労働災害に遭われた場合、弁護士への相談を考える人のほとんどは労働災害により負傷をし、お仕事も休業せざるを得ないような方でしょう。そういった状況の場合、まずはお体を治療することに専念していただき、症状の悪化を防ぐことが大切です。労働災害保険の申請には一定の期間がありますが、被災後早急に手続きしなければ一切の受給ができなくなるといった事情はないので安心して療養に努めて下さい。

2 併せて労働災害の情報収集を

ある程度負傷から回復したら、ご自身で可能な範囲で労働災害に被災した当時の状況を整理してみて下さい。とりわけ業務災害の場合、会社側の落ち度が原因で労働災害が発生したといえるかが重要になります。いつ、どこで、何が起き、その結果どうなったのか、原因として考えられる事情はないのか、会社や上司は労働災害の前後でどのような態様であったか等、できる限り思い出してまとめてみることでその後の方針が立てやすくなります。

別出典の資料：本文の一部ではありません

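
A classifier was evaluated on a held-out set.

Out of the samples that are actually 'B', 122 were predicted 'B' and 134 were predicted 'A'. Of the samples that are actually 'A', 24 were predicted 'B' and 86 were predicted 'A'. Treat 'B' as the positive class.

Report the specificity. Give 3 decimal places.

Specificity = TN/(TN+FP) = 86/(86+24) = 0.782

0.782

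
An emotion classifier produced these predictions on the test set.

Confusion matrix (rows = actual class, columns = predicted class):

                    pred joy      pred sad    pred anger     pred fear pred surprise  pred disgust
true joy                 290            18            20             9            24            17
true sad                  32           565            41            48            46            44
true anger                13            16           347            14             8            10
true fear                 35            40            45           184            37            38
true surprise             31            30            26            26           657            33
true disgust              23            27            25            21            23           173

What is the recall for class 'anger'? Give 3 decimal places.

One-vs-rest for 'anger': TP = diagonal; FP = other classes predicted 'anger'; FN = 'anger' predicted as other.
recall = TP/(TP+FN).
anger: TP=347, FN=13+16+14+8+10=61 → 347/408 = 0.8505

0.850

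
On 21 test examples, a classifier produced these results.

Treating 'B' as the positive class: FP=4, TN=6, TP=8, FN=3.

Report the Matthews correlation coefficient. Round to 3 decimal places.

MCC = (TP·TN − FP·FN) / √((TP+FP)(TP+FN)(TN+FP)(TN+FN))
Numerator = 8·6 − 4·3 = 36
Denominator = √(12·11·10·9) = √11880 = 108.9954
MCC = 36 / 108.9954 = 0.330

0.330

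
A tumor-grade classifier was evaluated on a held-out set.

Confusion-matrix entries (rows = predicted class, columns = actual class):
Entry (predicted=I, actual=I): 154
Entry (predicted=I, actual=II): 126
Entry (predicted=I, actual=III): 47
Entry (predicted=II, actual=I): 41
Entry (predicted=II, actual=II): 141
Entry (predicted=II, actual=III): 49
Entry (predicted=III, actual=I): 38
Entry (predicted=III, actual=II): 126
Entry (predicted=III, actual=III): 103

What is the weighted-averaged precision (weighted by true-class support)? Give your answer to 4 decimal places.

0.5168

Per-class precision (TP/(TP+FP)):
  I: TP=154, FP=126+47=173 → 154/327 = 0.47095
  II: TP=141, FP=41+49=90 → 141/231 = 0.61039
  III: TP=103, FP=38+126=164 → 103/267 = 0.38577
Weighted-precision = Σ (supportᵢ/N)·precisionᵢ with N=825: (233/825)·0.47095 + (393/825)·0.61039 + (199/825)·0.38577 = 0.5168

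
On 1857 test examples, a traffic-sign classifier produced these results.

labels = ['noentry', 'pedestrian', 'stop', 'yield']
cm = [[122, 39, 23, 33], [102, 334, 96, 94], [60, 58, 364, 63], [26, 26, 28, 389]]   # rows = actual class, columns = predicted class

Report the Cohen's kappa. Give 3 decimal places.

Observed agreement pₒ = trace/N = 1209/1857 = 0.6511
Expected agreement pₑ = Σ (rowᵢ·colᵢ)/N² = (217·310 + 626·457 + 545·511 + 469·579)/1857² = 0.2620
κ = (pₒ − pₑ)/(1 − pₑ) = (0.6511 − 0.2620)/(1 − 0.2620) = 0.527

0.527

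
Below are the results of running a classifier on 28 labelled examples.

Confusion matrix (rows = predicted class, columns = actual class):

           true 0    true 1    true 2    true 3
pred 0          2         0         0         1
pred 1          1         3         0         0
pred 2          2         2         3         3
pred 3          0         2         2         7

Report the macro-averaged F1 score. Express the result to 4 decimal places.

Per-class F1 score (2·TP/(2·TP+FP+FN)):
  0: TP=2, FP=0+0+1=1, FN=1+2+0=3 → 4/8 = 0.50000
  1: TP=3, FP=1+0+0=1, FN=0+2+2=4 → 6/11 = 0.54545
  2: TP=3, FP=2+2+3=7, FN=0+0+2=2 → 6/15 = 0.40000
  3: TP=7, FP=0+2+2=4, FN=1+0+3=4 → 14/22 = 0.63636
Macro-F1 score = mean = (0.50000 + 0.54545 + 0.40000 + 0.63636) / 4 = 0.5205

0.5205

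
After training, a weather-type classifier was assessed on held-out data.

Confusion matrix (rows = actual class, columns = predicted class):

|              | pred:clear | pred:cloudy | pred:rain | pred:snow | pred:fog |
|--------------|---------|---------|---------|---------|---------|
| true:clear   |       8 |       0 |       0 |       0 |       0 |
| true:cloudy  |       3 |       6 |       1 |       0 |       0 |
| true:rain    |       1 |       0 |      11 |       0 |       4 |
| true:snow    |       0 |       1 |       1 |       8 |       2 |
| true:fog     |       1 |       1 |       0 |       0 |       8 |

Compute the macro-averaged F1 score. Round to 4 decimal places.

Per-class F1 score (2·TP/(2·TP+FP+FN)):
  clear: TP=8, FP=3+1+0+1=5, FN=0+0+0+0=0 → 16/21 = 0.76190
  cloudy: TP=6, FP=0+0+1+1=2, FN=3+1+0+0=4 → 12/18 = 0.66667
  rain: TP=11, FP=0+1+1+0=2, FN=1+0+0+4=5 → 22/29 = 0.75862
  snow: TP=8, FP=0+0+0+0=0, FN=0+1+1+2=4 → 16/20 = 0.80000
  fog: TP=8, FP=0+0+4+2=6, FN=1+1+0+0=2 → 16/24 = 0.66667
Macro-F1 score = mean = (0.76190 + 0.66667 + 0.75862 + 0.80000 + 0.66667) / 5 = 0.7308

0.7308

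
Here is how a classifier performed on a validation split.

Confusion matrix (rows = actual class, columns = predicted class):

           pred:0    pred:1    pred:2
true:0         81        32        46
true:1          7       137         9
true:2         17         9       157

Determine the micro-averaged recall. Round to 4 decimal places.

0.7576

Micro-averaging pools counts across classes: ΣTP=375, ΣFP=120, ΣFN=120.
Micro-recall = TP/(TP+FN) on pooled counts = 0.7576 (equals overall accuracy in single-label multiclass).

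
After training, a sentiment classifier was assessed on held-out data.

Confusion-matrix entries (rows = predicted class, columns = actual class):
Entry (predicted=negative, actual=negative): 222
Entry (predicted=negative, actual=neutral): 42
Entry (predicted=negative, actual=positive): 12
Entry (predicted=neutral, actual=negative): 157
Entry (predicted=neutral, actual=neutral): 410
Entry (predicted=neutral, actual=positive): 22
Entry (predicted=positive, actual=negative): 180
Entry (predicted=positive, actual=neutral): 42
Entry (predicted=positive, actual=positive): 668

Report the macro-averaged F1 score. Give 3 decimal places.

Per-class F1 score (2·TP/(2·TP+FP+FN)):
  negative: TP=222, FP=42+12=54, FN=157+180=337 → 444/835 = 0.5317
  neutral: TP=410, FP=157+22=179, FN=42+42=84 → 820/1083 = 0.7572
  positive: TP=668, FP=180+42=222, FN=12+22=34 → 1336/1592 = 0.8392
Macro-F1 score = mean = (0.5317 + 0.7572 + 0.8392) / 3 = 0.709

0.709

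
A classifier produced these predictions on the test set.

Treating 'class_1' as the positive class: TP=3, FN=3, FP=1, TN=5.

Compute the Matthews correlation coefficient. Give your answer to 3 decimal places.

0.354

MCC = (TP·TN − FP·FN) / √((TP+FP)(TP+FN)(TN+FP)(TN+FN))
Numerator = 3·5 − 1·3 = 12
Denominator = √(4·6·6·8) = √1152 = 33.9411
MCC = 12 / 33.9411 = 0.354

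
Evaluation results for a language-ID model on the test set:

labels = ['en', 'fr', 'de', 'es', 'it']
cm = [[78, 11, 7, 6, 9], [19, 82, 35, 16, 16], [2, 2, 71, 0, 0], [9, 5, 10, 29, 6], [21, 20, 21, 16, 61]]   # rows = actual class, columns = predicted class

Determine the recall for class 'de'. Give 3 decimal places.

Take TP from the diagonal, FP from the rest of the 'de' prediction marginal, FN from the rest of the 'de' actual marginal.
recall = TP/(TP+FN).
de: TP=71, FN=2+2+0+0=4 → 71/75 = 0.9467

0.947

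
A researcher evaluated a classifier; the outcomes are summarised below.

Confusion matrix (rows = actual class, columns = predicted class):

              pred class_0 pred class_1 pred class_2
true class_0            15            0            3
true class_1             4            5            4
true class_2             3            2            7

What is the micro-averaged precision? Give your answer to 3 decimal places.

0.628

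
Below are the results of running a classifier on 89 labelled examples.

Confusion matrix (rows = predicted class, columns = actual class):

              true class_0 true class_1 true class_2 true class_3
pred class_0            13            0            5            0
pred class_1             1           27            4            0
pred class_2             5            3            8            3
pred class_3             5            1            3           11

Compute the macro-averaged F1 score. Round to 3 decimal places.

0.633

Per-class F1 score (2·TP/(2·TP+FP+FN)):
  class_0: TP=13, FP=0+5+0=5, FN=1+5+5=11 → 26/42 = 0.6190
  class_1: TP=27, FP=1+4+0=5, FN=0+3+1=4 → 54/63 = 0.8571
  class_2: TP=8, FP=5+3+3=11, FN=5+4+3=12 → 16/39 = 0.4103
  class_3: TP=11, FP=5+1+3=9, FN=0+0+3=3 → 22/34 = 0.6471
Macro-F1 score = mean = (0.6190 + 0.8571 + 0.4103 + 0.6471) / 4 = 0.633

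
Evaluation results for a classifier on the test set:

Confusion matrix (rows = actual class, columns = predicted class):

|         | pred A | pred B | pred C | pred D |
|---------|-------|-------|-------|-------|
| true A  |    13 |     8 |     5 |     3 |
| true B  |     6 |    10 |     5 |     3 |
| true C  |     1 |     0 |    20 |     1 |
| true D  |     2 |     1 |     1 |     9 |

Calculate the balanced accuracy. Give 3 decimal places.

0.617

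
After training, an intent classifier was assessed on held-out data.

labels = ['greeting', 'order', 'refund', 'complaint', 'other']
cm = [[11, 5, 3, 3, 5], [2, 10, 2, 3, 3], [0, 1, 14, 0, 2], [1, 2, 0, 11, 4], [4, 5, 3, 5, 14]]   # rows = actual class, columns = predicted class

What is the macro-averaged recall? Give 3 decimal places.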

3 お勤めの企業から労働災害の証明をもらえるか確認を

お仕事を休業する場合や、治療費を労災保険によって申請する場合には、勤めている会社から労働災害であることの証明をもらう必要があります。
 通常、労働災害の発生した会社はこの要望に応じてくれますが、中には労働災害が発生したことを世間的に隠そうとして、この労働災害の証明に消極的な会社もあります。
 このように非協力的な会社の場合、個人の力で交渉し、手続きに協力させるのには限界があります。そこで、弁護士が会社との交渉に臨むことになりますが、会社の態度を事前に確認しておくことで相談後の弁護士の活動がスムーズになります。